The stage setting itself quietly communicated the idea that this Kagura is a ritual that disconnects everyday spaces, inviting the gods to this stage.
Tajikarao no Mai
The first to appear was Tajikarao-no-Mikoto, with long, drooping black hair and a white mask. When the sun goddess Amaterasu-Omikami hid in the heavenly rock cave and the world was engulfed in darkness, he tried to find the whereabouts of the rock door, and this is the scene that this dance represents. He steps quietly yet powerfully on the stage, carrying a gohei ritual staff with zig-zag paper strips and a bell, and dances as if listening carefully to its sound and thinking.
Uzume no Mai
After this, Ame-no-Uzume-no-Mikoto appeared, wearing an okame (female) mask. Once the whereabouts of the rock door were confirmed, she performed an interesting and comical dance in front of it, luring Amaterasu-Omikami out, and it’s this scene that the performance represents. The sight of her dance, lightly ringing the bamboo grass and bell in her hands and sometimes offering humorous gestures, immediately relaxed the mood in the venue.
Totori no Mai
The third dance saw Tajikarao-no-Mikoto return to the stage, but this time he was wearing a red-faced mask and was full of wild strength. This climatic dance represents the moment that the rock door opens a little, invited by the Uzume no Mai, and he uses all his might to remove it. No other dance could be as “heroic” as this. The dancer moves relentlessly, using his whole body, and finally raises the rock door. It opens, and the sun (light) returns to the world. This was apparently a way of asking in advance for an abundant harvest, with the end of the long and harsh winter and the arrival of long-awaited spring.
Goshintai no Mai
The last dance was of the creation of the country by the two gods Izanagi and Izanami. In it, the two gods make sake, drink happily together, and embrace each other, representing matrimonial happiness, the prosperity of descendants, and abundant harvests.

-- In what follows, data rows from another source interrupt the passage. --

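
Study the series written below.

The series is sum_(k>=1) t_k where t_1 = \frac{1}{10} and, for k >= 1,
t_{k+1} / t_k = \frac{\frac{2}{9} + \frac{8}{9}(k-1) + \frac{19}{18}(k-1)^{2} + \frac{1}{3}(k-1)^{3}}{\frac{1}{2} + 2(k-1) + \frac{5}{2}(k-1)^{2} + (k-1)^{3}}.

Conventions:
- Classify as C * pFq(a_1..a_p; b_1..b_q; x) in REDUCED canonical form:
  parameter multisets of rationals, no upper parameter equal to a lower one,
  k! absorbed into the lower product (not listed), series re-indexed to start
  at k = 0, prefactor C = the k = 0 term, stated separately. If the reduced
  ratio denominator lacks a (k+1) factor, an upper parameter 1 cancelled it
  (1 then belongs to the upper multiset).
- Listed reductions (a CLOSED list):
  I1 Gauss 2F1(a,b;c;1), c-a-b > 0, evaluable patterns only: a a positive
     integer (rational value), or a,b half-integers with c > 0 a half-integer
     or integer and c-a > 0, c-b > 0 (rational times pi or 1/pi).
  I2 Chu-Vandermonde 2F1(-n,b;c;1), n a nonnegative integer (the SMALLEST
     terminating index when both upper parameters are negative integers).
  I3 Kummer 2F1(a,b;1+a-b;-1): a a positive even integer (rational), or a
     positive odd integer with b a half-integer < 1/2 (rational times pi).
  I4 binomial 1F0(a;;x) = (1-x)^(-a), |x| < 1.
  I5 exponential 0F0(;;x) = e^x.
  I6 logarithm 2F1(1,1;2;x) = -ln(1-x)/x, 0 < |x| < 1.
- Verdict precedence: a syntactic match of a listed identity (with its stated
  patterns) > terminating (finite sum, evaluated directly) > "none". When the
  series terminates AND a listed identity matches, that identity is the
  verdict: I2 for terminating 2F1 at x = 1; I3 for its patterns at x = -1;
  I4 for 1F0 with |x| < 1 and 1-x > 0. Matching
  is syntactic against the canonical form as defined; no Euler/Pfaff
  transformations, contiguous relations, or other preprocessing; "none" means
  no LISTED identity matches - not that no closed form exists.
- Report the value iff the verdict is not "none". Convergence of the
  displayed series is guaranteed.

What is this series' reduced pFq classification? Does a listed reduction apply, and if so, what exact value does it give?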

Sometimes, the drunkenly staggering gods would descend into the spectator seating and involve the audience, so the venue was filled with laughter and a sense of unity.

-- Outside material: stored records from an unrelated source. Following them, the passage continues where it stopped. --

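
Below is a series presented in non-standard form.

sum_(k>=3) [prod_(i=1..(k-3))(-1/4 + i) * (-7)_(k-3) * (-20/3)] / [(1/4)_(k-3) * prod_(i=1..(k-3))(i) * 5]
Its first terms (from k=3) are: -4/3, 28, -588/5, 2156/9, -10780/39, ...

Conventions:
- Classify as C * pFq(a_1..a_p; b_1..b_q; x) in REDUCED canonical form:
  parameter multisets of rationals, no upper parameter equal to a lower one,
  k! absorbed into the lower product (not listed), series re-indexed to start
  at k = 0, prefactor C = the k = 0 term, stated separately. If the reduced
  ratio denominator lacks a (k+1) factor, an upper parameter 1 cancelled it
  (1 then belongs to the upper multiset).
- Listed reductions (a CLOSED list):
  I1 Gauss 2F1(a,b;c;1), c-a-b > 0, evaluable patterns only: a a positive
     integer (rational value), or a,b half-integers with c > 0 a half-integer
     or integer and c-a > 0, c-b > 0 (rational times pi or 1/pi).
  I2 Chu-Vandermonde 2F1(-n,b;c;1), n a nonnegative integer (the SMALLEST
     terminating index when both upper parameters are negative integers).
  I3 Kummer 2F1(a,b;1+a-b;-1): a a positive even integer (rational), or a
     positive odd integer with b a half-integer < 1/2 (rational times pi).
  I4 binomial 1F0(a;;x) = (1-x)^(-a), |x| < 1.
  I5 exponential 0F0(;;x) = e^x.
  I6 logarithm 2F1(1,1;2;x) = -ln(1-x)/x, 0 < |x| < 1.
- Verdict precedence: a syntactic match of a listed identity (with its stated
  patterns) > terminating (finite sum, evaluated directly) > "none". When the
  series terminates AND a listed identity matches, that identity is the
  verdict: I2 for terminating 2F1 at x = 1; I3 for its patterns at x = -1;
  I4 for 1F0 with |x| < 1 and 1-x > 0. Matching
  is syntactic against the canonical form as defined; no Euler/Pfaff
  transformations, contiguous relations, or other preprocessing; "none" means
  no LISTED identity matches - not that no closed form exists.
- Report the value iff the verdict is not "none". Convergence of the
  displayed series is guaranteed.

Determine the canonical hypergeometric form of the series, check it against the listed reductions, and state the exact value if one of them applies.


Classification (C = -4/3): 2F1 with upper {-7, 3/4}, lower {1/4}, argument x = 1. Verdict (x = 1): Chu-Vandermonde (I2) applies (terminating 2F1 at x = 1 with n = 7, b = 3/4, c = 1/4). Hence: 5632/16575.

Structural cue: x = 1 and the constant factors (prefactor -4/3) combine into one prefactor.
Ratio: r(k) = 1 * (k-7) (k+3/4) / [(k+1/4) (k+1)] - rational in k, leading ratio 1; with t_0 = -4/3, classification follows.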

The everyday of Kagura portrayed by communities 363 days a year
I returned via the freezing-cold, dark streets, and once again picked up a drink with Mr. Hashimoto in the warm guesthouse. He poured some “roro,” local Takachiho rice shochu, into a glass. This is also drunk as the “kappozake” I had heard about that day.
When we were tipsy with the crisp taste, Mr. Hashimoto told me the inside story of the tourist Kagura.
”Actually, that Kagura was performed all year round with no breaks starting from 1972, but recently there’s been a ‘workstyle reform.’ Since 2025, we’ve taken breaks just on New Year’s Eve and New Year’s Day.”
On the flip side, that means around 15 communities in the town take it in turns to continue to support the Kagura every day for the other 363 days of the year. Simple math tells me that Mr. Hashimoto’s community perform around twice a month. On those occasions the members of the 20-person community divide the roles between them and go to the Kagura Hall after work has finished or in their breaks from farming work.
“The basic stories are the same, but there are subtle differences in the dances in each community. That’s why everyone will always say, ‘Our community’s Kagura is the best.’”
The Kagura dances of Takachiho aren’t just a tourist attraction. They’re a part of everyday life that the people living in these communities take pride in preserving. It’s because of the Kagura that people gather, and it’s because of the people that this beautiful rural landscape can be protected. The idea of “living side by side with the gods” is being lost in the cities, but it’s alive and well in Takachiho.